Discharges from Youghal, Clifden and Galway city contributed to poor quality bathing waters at Youghal Front Strand, Clifden beach and Ballyloughane beach respectively. The same was true at South Beach, Rush, Co Dublin; Ardmore Beach, Co Waterford; Lough Ennel, Co Westmeath; and Duncannon Beach, Co Wexford.
A recent Prime Time highlighted raw untreated sewage being pumped into the sea in the case of Rush, an expanding town of 9,000 people. Along much of our coast, semi-treated sewage is discharged through what appear to be streams. Children mistake these for attractive play areas. In Co Kerry alone, there are at least eight vulnerable beaches. E.coli risk will not materialise every year, and programmes to monitor and close beaches are in place.

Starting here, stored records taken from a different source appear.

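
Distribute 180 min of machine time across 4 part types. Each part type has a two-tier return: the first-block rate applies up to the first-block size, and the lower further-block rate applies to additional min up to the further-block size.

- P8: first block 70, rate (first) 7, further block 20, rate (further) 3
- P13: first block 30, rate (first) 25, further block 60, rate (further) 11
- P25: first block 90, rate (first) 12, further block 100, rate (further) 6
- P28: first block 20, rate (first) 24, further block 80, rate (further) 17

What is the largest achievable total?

3190

Rank every tier by rate: P13/first 25 > P28/first 24 > P28/second 17 > P25/first 12 > P13/second 11 > P8/first 7 > P25/second 6 > P8/second 3.
P13 first at 25: fill all 30 — 150 left.
P28/first (24): +20 — 130 left.
P28 second at 17: fill all 80 — 50 left.
P25 first at 12: only 50 left, fill 50.
Total = 25×30 + 24×20 + 17×80 + 12×50 = 3190.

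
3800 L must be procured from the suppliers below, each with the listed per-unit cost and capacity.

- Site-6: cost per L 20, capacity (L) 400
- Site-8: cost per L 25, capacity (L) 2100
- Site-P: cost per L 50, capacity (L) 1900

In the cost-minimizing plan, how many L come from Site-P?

1300

Fill from the cheapest supplier first.
Site-6 (20): use full 400 ; 3400 L to go.
Take 2100 from Site-8 at 25 ; need 1300 more.
Take 1300 from Site-P at 50 to finish.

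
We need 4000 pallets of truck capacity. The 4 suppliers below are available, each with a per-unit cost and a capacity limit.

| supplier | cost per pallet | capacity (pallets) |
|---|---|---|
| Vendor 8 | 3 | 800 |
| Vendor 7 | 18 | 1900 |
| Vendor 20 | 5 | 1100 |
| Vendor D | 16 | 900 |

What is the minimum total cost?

43900

Use suppliers in increasing cost order.
Vendor 8 (3): use full 800 ; 3200 pallets to go.
Vendor 20 at 5: take all 1100 pallets ; 2100 still needed.
Vendor D (16): use full 900 ; 1200 pallets to go.
Take 1200 from Vendor 7 at 18 to finish.
Cost = 800×3 + 1100×5 + 900×16 + 1200×18 = 43900.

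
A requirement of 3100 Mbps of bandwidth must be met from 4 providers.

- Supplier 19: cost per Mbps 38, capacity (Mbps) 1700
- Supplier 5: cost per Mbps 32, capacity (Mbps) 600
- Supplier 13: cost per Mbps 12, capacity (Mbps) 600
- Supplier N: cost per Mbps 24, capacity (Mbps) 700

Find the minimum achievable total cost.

88800

Cheapest first:
Supplier 13 (12): use full 600 — 2500 Mbps to go.
Take 700 from Supplier N at 24 — need 1800 more.
Supplier 5 (32): use full 600 — 1200 Mbps to go.
Supplier 19 (38): take the remaining 1200 — done.
Cost = 600×12 + 700×24 + 600×32 + 1200×38 = 88800.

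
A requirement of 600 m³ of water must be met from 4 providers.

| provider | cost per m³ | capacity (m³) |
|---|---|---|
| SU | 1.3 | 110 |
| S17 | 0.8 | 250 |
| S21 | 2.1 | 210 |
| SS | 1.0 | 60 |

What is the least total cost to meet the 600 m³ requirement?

Fill from the cheapest provider first.
S17 at 0.8: take all 250 m³ — 350 still needed.
Take 60 from SS at 1.0 — need 290 more.
SU (1.3): use full 110 — 180 m³ to go.
S21 (2.1): take the remaining 180 — done.
Cost = 250×0.8 + 60×1.0 + 110×1.3 + 180×2.1 = 781.

781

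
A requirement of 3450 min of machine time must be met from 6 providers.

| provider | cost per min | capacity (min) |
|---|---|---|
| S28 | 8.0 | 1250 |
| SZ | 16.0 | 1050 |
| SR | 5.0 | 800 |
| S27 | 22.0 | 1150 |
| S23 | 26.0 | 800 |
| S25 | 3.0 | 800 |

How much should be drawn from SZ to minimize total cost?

Fill from the cheapest provider first.
S25 at 3.0: take all 800 min → 2650 still needed.
SR (5.0): use full 800 → 1850 min to go.
Take 1250 from S28 at 8.0 → need 600 more.
Take 600 from SZ at 16.0 to finish.
S27, S23: unused.

600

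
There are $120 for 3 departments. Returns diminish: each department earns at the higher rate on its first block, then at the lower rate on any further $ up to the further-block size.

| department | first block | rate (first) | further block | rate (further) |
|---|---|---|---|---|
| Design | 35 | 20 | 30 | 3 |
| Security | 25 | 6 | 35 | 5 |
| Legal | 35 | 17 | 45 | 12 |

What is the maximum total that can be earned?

Order all 6 blocks by rate: Design/tier1 20 > Legal/tier1 17 > Legal/tier2 12 > Security/tier1 6 > Security/tier2 5 > Design/tier2 3.
Design/tier1 (20): +35 — 85 left.
Legal/tier1 (17): +35 — 50 left.
Fill Legal tier2 block (45 at 12) — 5 left.
Security/tier1: +5 of 25 at 6; pool empty.
Total = 20×35 + 17×35 + 12×45 + 6×5 = 1865.

1865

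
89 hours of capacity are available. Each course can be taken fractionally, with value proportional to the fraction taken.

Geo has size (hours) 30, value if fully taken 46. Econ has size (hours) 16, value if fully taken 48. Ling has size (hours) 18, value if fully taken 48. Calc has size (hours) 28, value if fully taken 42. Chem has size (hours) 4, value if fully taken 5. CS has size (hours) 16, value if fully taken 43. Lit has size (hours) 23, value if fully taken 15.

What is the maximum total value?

198.5

Rank by value-to-size ratio: Econ 48/16≈3, CS 43/16≈2.69, Ling 48/18≈2.67, Geo 46/30≈1.53, Calc 42/28≈1.5, Chem 5/4≈1.25, Lit 15/23≈0.652.
Take all of Econ (16 hours, value 48) → 73 hours left.
CS: take in full, 16 hours for value 43 → 57 left.
Take all of Ling (18 hours, value 48) → 39 hours left.
Take all of Geo (30 hours, value 46) → 9 hours left.
Only 9 hours remain; take 9/28 of Calc for value 42×9/28 = 13.5.
Total value = 198.5.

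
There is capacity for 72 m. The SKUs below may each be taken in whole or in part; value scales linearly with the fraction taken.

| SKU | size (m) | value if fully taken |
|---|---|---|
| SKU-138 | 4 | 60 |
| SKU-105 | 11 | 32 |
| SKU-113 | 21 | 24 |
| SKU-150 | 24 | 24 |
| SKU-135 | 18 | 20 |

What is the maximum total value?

154

Sort by value density: SKU-138 60/4≈15, SKU-105 32/11≈2.91, SKU-113 24/21≈1.14, SKU-135 20/18≈1.11, SKU-150 24/24≈1.
All 4 m of SKU-138 fit (value 60) — 68 remain.
Take all of SKU-105 (11 m, value 32) — 57 m left.
All 21 m of SKU-113 fit (value 24) — 36 remain.
Take all of SKU-135 (18 m, value 20) — 18 m left.
Fill the last 18 m with part of SKU-150: 18/24 of it earns 18.
Total value = 154.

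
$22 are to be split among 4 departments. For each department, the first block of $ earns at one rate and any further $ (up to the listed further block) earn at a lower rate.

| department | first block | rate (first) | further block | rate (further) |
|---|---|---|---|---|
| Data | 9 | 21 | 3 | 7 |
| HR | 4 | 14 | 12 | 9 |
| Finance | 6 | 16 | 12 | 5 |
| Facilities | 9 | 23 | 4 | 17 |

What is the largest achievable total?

Order all 8 blocks by rate: Facilities/first 23 > Data/first 21 > Facilities/second 17 > Finance/first 16 > HR/first 14 > HR/second 9 > Data/second 7 > Finance/second 5.
Facilities first at 23: fill all 9 — 13 left.
Data first at 21: fill all 9 — 4 left.
Facilities second at 17: fill all 4 — 0 left.
Total = 23×9 + 21×9 + 17×4 = 464.

464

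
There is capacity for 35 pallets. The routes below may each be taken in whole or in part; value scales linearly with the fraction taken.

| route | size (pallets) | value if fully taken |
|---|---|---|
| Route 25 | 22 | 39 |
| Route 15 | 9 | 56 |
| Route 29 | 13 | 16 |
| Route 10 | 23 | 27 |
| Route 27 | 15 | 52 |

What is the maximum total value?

Sort by value density: Route 15 56/9≈6.22, Route 27 52/15≈3.47, Route 25 39/22≈1.77, Route 29 16/13≈1.23, Route 10 27/23≈1.17.
Route 15: take in full, 9 pallets for value 56 — 26 left.
Take all of Route 27 (15 pallets, value 52) — 11 pallets left.
Only 11 pallets remain; take 11/22 of Route 25 for value 39×11/22 = 19.5.
Total value = 127.5.

127.5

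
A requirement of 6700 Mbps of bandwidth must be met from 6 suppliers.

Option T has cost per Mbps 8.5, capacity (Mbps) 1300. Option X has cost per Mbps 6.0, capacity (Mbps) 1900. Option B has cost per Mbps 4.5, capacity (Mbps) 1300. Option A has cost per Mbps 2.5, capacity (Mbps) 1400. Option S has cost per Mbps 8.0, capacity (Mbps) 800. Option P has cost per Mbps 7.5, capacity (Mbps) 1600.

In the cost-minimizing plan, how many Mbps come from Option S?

500

Use suppliers in increasing cost order.
Option A (2.5): use full 1400 — 5300 Mbps to go.
Take 1300 from Option B at 4.5 — need 4000 more.
Take 1900 from Option X at 6.0 — need 2100 more.
Option P (7.5): use full 1600 — 500 Mbps to go.
Take 500 from Option S at 8.0 to finish.
Option T: unused.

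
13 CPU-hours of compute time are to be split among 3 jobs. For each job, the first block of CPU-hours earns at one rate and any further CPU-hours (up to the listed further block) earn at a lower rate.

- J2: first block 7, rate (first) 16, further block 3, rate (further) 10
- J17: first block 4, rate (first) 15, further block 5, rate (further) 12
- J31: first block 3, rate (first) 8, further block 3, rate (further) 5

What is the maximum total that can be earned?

196

Order all 6 blocks by rate: J2/T1 16 > J17/T1 15 > J17/T2 12 > J2/T2 10 > J31/T1 8 > J31/T2 5.
Fill J2 T1 block (7 at 16) → 6 left.
J17/T1 (15): +4 → 2 left.
J17/T2: +2 of 5 at 12; pool empty.
Total = 16×7 + 15×4 + 12×2 = 196.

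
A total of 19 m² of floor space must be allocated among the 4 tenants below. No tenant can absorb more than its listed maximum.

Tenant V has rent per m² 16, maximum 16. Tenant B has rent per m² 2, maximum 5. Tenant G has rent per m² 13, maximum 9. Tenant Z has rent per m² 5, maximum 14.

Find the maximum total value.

Order the tenants by rent per m²: Tenant V 16 > Tenant G 13 > Tenant Z 5 > Tenant B 2.
Tenant V: +16 to 16 (cap) ; 3 left.
Only 3 left; Tenant G takes them to reach 3.
Total = 16×16 + 13×3 = 295.

295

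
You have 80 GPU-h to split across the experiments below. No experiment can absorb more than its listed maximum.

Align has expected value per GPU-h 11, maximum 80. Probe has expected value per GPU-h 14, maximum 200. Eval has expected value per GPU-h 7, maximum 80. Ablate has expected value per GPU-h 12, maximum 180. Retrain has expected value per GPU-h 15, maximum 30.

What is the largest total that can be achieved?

Highest expected value per GPU-h first: Retrain 15 > Probe 14 > Ablate 12 > Align 11 > Eval 7.
Retrain: +30 to 30 (cap) — 50 left.
Probe has room for 200 but only 50 remain, so it gets 50.
Total = 14×50 + 15×30 = 1150.

1150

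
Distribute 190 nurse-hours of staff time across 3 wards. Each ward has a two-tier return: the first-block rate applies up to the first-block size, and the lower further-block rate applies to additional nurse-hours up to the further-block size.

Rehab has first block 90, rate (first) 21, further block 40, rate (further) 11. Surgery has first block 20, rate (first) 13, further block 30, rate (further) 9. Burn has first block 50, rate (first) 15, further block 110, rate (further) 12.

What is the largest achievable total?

Rank every tier by rate: Rehab/T1 21 > Burn/T1 15 > Surgery/T1 13 > Burn/T2 12 > Rehab/T2 11 > Surgery/T2 9.
Rehab/T1 (21): +90 ; 100 left.
Burn T1 at 15: fill all 50 ; 50 left.
Surgery/T1 (13): +20 ; 30 left.
Burn/T2: +30 of 110 at 12; pool empty.
Total = 21×90 + 15×50 + 13×20 + 12×30 = 3260.

3260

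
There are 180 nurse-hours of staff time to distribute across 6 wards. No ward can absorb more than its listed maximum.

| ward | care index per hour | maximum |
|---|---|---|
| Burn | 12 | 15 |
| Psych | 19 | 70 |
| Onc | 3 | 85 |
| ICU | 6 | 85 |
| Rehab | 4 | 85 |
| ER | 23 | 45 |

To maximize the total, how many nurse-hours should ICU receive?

50

Order the wards by care index per hour: ER 23 > Psych 19 > Burn 12 > ICU 6 > Rehab 4 > Onc 3.
ER: +45 to 45 (cap) — 135 left.
Psych: +70 to 70 (cap) — 65 left.
Burn: +15 to 15 (cap) — 50 left.
Only 50 left; ICU takes them to reach 50.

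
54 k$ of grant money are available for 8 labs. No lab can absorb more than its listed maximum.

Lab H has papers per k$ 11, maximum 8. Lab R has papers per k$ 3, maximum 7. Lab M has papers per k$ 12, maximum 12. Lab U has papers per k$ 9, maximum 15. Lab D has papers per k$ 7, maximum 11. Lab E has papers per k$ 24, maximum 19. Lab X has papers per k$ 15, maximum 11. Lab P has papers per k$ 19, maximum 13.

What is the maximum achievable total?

1000

Order the labs by papers per k$: Lab E 24 > Lab P 19 > Lab X 15 > Lab M 12 > Lab H 11 > Lab U 9 > Lab D 7 > Lab R 3.
Lab E: +19 to 19 (cap) → 35 left.
Give Lab P 13 to hit its cap of 13 → 22 left.
Give Lab X 11 to hit its cap of 11 → 11 left.
Lab M: +11 (room for 12) → 11. Pool exhausted.
Total = 12×11 + 24×19 + 15×11 + 19×13 = 1000.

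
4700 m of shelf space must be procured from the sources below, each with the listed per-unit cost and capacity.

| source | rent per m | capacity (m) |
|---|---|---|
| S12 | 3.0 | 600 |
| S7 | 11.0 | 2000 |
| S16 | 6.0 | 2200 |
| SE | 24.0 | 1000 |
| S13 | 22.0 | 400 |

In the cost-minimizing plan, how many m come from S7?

1900

Use sources in increasing cost order.
S12 at 3.0: take all 600 m — 4100 still needed.
Take 2200 from S16 at 6.0 — need 1900 more.
S7 at 11.0: take 1900 of its 2000 — requirement met.
S13, SE: unused.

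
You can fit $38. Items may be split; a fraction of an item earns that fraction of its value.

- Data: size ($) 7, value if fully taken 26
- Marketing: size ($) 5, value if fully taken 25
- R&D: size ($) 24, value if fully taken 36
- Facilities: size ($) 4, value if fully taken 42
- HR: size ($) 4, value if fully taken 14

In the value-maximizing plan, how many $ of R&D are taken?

Best value per unit of size first: Facilities 42/4≈10.5, Marketing 25/5≈5, Data 26/7≈3.71, HR 14/4≈3.5, R&D 36/24≈1.5.
Facilities: take in full, 4 $ for value 42 ; 34 left.
All 5 $ of Marketing fit (value 25) ; 29 remain.
All 7 $ of Data fit (value 26) ; 22 remain.
Take all of HR (4 $, value 14) ; 18 $ left.
Only 18 $ remain; take 18/24 of R&D for value 36×18/24 = 27.

18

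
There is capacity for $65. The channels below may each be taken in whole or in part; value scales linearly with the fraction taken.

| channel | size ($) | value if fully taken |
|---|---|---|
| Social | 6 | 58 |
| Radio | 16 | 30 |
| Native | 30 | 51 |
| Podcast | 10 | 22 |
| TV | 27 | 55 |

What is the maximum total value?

Rank by value-to-size ratio: Social 58/6≈9.67, Podcast 22/10≈2.2, TV 55/27≈2.04, Radio 30/16≈1.88, Native 51/30≈1.7.
Take all of Social (6 $, value 58) → 59 $ left.
Take all of Podcast (10 $, value 22) → 49 $ left.
TV: take in full, 27 $ for value 55 → 22 left.
All 16 $ of Radio fit (value 30) → 6 remain.
Only 6 $ remain; take 6/30 of Native for value 51×6/30 = 10.2.
Total value = 175.2.

175.2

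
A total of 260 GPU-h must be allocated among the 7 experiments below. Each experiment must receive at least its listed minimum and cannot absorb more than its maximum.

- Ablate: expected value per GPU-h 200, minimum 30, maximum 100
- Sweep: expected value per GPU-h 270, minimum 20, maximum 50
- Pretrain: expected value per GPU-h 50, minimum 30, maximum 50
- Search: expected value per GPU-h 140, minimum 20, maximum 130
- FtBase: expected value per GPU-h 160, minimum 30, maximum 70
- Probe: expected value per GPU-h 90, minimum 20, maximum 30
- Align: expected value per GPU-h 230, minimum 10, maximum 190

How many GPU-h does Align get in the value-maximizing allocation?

80

Meeting every minimum uses 30+20+30+20+30+20+10 = 160 GPU-h, leaving 100.
Highest expected value per GPU-h first: Sweep 270 > Align 230 > Ablate 200 > FtBase 160 > Search 140 > Probe 90 > Pretrain 50.
Sweep: +30 to 50 (cap) — 70 left.
Align has room for 180 more but only 70 remain, so it gets 80.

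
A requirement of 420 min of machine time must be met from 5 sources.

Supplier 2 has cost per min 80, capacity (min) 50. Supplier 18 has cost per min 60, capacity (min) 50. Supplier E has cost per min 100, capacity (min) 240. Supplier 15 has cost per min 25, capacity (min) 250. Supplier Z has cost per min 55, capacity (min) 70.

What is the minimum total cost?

17100

Fill from the cheapest source first.
Take 250 from Supplier 15 at 25 — need 170 more.
Supplier Z at 55: take all 70 min — 100 still needed.
Take 50 from Supplier 18 at 60 — need 50 more.
Supplier 2 at 80: take all 50 min — 0 still needed.
Supplier E: unused.
Cost = 250×25 + 70×55 + 50×60 + 50×80 = 17100.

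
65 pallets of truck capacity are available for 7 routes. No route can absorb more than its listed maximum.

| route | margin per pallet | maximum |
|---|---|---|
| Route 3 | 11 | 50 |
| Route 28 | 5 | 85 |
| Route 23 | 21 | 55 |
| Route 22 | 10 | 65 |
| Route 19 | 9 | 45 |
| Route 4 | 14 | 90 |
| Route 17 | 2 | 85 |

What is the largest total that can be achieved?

Highest margin per pallet first: Route 23 21 > Route 4 14 > Route 3 11 > Route 22 10 > Route 19 9 > Route 28 5 > Route 17 2.
Give Route 23 55 to hit its cap of 55 → 10 left.
Route 4 has room for 90 but only 10 remain, so it gets 10.
Total = 21×55 + 14×10 = 1295.

1295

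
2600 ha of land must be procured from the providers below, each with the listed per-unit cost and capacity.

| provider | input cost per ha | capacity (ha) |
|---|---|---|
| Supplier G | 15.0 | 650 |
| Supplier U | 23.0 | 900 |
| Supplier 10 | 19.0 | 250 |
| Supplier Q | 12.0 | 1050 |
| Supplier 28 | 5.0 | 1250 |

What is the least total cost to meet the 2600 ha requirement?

Use providers in increasing cost order.
Supplier 28 at 5.0: take all 1250 ha ; 1350 still needed.
Supplier Q at 12.0: take all 1050 ha ; 300 still needed.
Supplier G (15.0): take the remaining 300 ; done.
Supplier 10, Supplier U: unused.
Cost = 1250×5.0 + 1050×12.0 + 300×15.0 = 23350.

23350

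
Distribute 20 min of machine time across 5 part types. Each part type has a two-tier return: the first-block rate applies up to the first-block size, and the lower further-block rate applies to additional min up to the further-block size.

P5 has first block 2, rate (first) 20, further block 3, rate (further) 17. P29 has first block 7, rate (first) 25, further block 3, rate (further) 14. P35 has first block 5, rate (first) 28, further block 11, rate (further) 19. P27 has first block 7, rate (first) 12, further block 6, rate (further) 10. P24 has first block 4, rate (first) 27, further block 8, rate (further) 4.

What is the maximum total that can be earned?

501

Rank every tier by rate: P35/tier1 28 > P24/tier1 27 > P29/tier1 25 > P5/tier1 20 > P35/tier2 19 > P5/tier2 17 > P29/tier2 14 > P27/tier1 12 > P27/tier2 10 > P24/tier2 4.
Fill P35 tier1 block (5 at 28) → 15 left.
P24/tier1 (27): +4 → 11 left.
P29/tier1 (25): +7 → 4 left.
P5/tier1 (20): +2 → 2 left.
P35/tier2: +2 of 11 at 19; pool empty.
Total = 28×5 + 27×4 + 25×7 + 20×2 + 19×2 = 501.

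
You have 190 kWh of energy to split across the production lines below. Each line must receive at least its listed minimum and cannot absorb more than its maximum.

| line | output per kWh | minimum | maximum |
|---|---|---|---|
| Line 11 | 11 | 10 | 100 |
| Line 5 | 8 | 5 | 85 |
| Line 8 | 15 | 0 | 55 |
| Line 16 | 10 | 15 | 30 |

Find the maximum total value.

2265

Meeting every minimum uses 10+5+0+15 = 30 kWh, leaving 160.
Order the production lines by output per kWh: Line 8 15 > Line 11 11 > Line 16 10 > Line 5 8.
Line 8 takes 55 more to reach its cap of 55 — 105 left.
Give Line 11 90 more to hit its cap of 100 — 15 left.
Line 16: +15 to 30 (cap) — 0 left.
Total = 11×100 + 8×5 + 15×55 + 10×30 = 2265.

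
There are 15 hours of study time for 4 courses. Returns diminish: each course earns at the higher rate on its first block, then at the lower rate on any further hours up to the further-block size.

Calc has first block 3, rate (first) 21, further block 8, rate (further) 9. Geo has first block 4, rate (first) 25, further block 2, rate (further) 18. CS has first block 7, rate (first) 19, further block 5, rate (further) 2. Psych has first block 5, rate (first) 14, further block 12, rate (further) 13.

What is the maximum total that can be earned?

Rank every tier by rate: Geo/T1 25 > Calc/T1 21 > CS/T1 19 > Geo/T2 18 > Psych/T1 14 > Psych/T2 13 > Calc/T2 9 > CS/T2 2.
Fill Geo T1 block (4 at 25) → 11 left.
Calc/T1 (21): +3 → 8 left.
CS/T1 (19): +7 → 1 left.
Geo/T2: +1 of 2 at 18; pool empty.
Total = 25×4 + 21×3 + 19×7 + 18×1 = 314.

314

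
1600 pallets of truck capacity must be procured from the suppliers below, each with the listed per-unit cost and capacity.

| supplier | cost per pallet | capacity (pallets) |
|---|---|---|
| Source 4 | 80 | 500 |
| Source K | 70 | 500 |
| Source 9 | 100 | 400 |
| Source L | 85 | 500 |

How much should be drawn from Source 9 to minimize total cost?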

In fact, raw sewage is being discharged into 45 rivers, lakes and coastal areas around the State, the Environmental Protection Agency (EPA) has said.
In 2013, there were 704 reported cases of verotoxigenic E.coli, a harmful bacterium. Some 5% to 8% of those affected suffered serious kidney complications. One in 20 of those died. Water-borne E.coli in Ireland is 50-60% higher than the next-worst EU states.
Lead piping too is a scandal. Present in the homes of 400,000 people, solving it will require collaboration between Irish Water and households.
380,000 Irish Water subscribers – around 9% – typically in peat-heavy areas where the peaty component mixes with chlorine, are drinking water that is infected with potentially carcinogenic Trihalomethanes (THMs). A sheepish EPA spokesperson on the Prime Time programme admitted that it has received medical advice that THMs pose a “long-term” threat to health.
The key is to deal with the problems facing low-income households and the problems facing our water supply as separate issues. While the average price paid per household is already one of the lowest in the EU, a social tariff could be added to reduce the cost for the most hard-pressed households by perhaps €50-€100. The allocation and management of social tariffs could be delivered through the Department of Social Protection. Such an approach would also mirror best practice in the rest of Europe. The alternatives: lower rates or the removal of charges altogether would remove the incentive to save water.
The choice remains clear. If water pricing is jettisoned, consumption would creep back up and savings would fail to materialise. On average, households would need to pay more. Alternatively, a failure to collect additional taxation and invest this in water would prompt an increase in the problems now being tackled.
Any successful strategy to reduce costs for households must be based on evidence, on international experience, and on principle. Only after that can we afford to nod to the manifest domestic political sensitivites.
Because in the end, one way or another, unless the polluter pays, the polluted pay. James Nix is director of Green Budget Europe and former director of An Taisce, the National Trust for Ireland.